Revisão bibliográfica
A cefaleia é uma doença de alta prevalência que acomete indivíduos de idades variadas, e que traz grande prejuízo funcional e social ao indivíduo, afetando a produtividade, concentração e interação com o meio, é uma patologia frequente na faixa etária dos 20-50 anos. É a mais comum das síndromes dolorosas, com importante impacto nas atividades diárias dos indivíduos. (LOPES, et al., 2015).
A cefaléia é conceituada como qualquer tipo de dor que acomete a caixa craniana da linha da órbita ocular até a parte de trás da cabeça. Dores na parte abaixo dos olhos são chamadas de dores faciais. (SPECIALI et al., 2016).
A cefaleia é um dos principais problemas de saúde em todo o mundo e o segundo tipo mais comum é a enxaqueca, com uma prevalência global entre os adultos maior que 10 %. No Brasil, a prevalência da migrânea é estimada em 15,2 %. (MATTOS et al., 2017).
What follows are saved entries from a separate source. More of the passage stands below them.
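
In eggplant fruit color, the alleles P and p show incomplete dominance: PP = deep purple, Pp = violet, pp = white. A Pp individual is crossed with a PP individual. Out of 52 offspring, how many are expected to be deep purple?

Punnett square for Pp × PP:
Offspring genotypes: 2 PP, 2 Pp
Phenotype counts: 2 deep purple, 2 violet
deep purple: 2 out of 4 → fraction 1/2
Expected count = 1/2 × 52 = 26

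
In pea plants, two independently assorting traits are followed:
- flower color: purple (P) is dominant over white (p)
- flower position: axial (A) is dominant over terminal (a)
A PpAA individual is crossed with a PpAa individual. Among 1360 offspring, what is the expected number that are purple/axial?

Dihybrid cross PpAA × PpAa — consider each gene separately:
flower color: Pp × Pp → 1 PP, 2 Pp, 1 pp → 3 P_ : 1 pp (out of 4)
flower position: AA × Aa → 2 AA, 2 Aa → 4 A_ (out of 4)
Combine (counts out of 4 × 4 = 16): purple/axial (P_A_) = 3×4 = 12; white/axial (ppA_) = 1×4 = 4
Phenotype counts (out of 16): 12 purple/axial, 4 white/axial
purple/axial: 12 out of 16 → fraction 3/4
Expected count = 3/4 × 1360 = 1020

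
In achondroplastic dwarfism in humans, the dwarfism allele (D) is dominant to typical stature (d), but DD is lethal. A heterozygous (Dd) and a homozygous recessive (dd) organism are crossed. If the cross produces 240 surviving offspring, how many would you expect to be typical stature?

Cross: Dd × dd
Punnett square offspring (before lethality): 2 Dd, 2 dd
No DD offspring are produced in this cross.
typical stature: 2 out of 4 → fraction 1/2
Expected count = 1/2 × 240 = 120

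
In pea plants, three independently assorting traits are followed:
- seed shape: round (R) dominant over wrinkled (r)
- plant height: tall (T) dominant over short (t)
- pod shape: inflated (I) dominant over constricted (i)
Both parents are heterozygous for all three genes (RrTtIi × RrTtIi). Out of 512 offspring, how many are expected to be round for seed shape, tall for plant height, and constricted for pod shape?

Trihybrid cross: RrTtIi × RrTtIi
Each trait segregates independently with a 3:1 phenotypic ratio, so each gene contributes 3/4 (dominant) or 1/4 (recessive).
Target: round (seed shape), tall (plant height), constricted (pod shape)
Probability = product of independent per-trait probabilities
= 3/4 × 3/4 × 1/4 = 9/64
Expected count = 9/64 × 512 = 72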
Cefaleia ou dor de cabeça é um distúrbio causado pela sensibilização de nociceptores que encontram-se na periferia do crânio, causando dores em regiões específicas da cabeça. Diversos fatores podem desencadear o processo patológico. É mais comum em mulheres, mas pode acometer homens e crianças. Pode ser crônica, abrupta, de modo contínuo ou subcontínuo.
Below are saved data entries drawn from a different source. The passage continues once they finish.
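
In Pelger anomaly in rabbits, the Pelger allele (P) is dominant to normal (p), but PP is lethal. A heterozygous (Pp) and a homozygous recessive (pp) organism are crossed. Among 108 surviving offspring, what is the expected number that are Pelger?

Cross: Pp × pp
Punnett square offspring (before lethality): 2 Pp, 2 pp
No PP offspring are produced in this cross.
Pelger: 2 out of 4 → fraction 1/2
Expected count = 1/2 × 108 = 54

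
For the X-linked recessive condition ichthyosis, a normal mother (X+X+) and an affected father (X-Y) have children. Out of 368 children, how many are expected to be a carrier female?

Cross: X+X+ × X-Y
Offspring: 2 X+X-, 2 X+Y
Probability of a carrier female: 2/4 = 1/2
Expected count = 1/2 × 368 = 184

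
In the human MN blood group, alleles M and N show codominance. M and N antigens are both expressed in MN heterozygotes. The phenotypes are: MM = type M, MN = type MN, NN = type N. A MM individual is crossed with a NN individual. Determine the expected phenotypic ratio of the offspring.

Punnett square for MM × NN:
Offspring genotypes: 4 MN
Phenotype counts: 4 type MN
Ratio: all type MN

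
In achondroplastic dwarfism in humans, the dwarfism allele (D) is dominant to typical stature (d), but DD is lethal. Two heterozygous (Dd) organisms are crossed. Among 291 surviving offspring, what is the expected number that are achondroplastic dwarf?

Cross: Dd × Dd
Punnett square offspring (before lethality): 1 DD, 2 Dd, 1 dd
The DD genotype is lethal (embryos die); surviving offspring: 2 Dd, 1 dd
achondroplastic dwarf: 2 out of 3 → fraction 2/3
Expected count = 2/3 × 291 = 194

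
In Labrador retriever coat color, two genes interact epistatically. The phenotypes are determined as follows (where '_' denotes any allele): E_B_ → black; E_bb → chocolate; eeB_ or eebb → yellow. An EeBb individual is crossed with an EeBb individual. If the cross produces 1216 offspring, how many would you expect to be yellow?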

É uma dor de origem cortical ou no tronco cerebral, podendo evoluir por crises ou não. Tem um caráter pulsátil ou contínua, podendo ser uni ou bilateral.
Podemos agrupar a cefaleia em dois diferentes grupos etiológicos; cefaleias primárias, que compreende a migrânea, cefaleia em salvas, a cefaleia tensional; e o grupo das cefaleias secundárias que ocorrem devido à presença de uma patologia. (LOPES, et al., 2015).
Enxaqueca ou Migrânea

A enxaqueca é considerada um distúrbio neurovascular com antecedentes genéticos complexos. A ativação do sistema trigeminovascular com subsequente liberação de neuropeptídeos vasoativos tem sido proposta para explicar ataques de enxaqueca. (DOMINGUES et al., 2016).
Atualmente, é amplamente aceito que a enxaqueca deva ser vista como um transtorno complexo da rede cerebral com uma forte base genética que envolve múltiplas regiões corticais, subcorticais e do tronco cerebral para explicar a dor e a ampla constelação de sintomas que caracterizam o ataque. (PULEDDA et al., 2016).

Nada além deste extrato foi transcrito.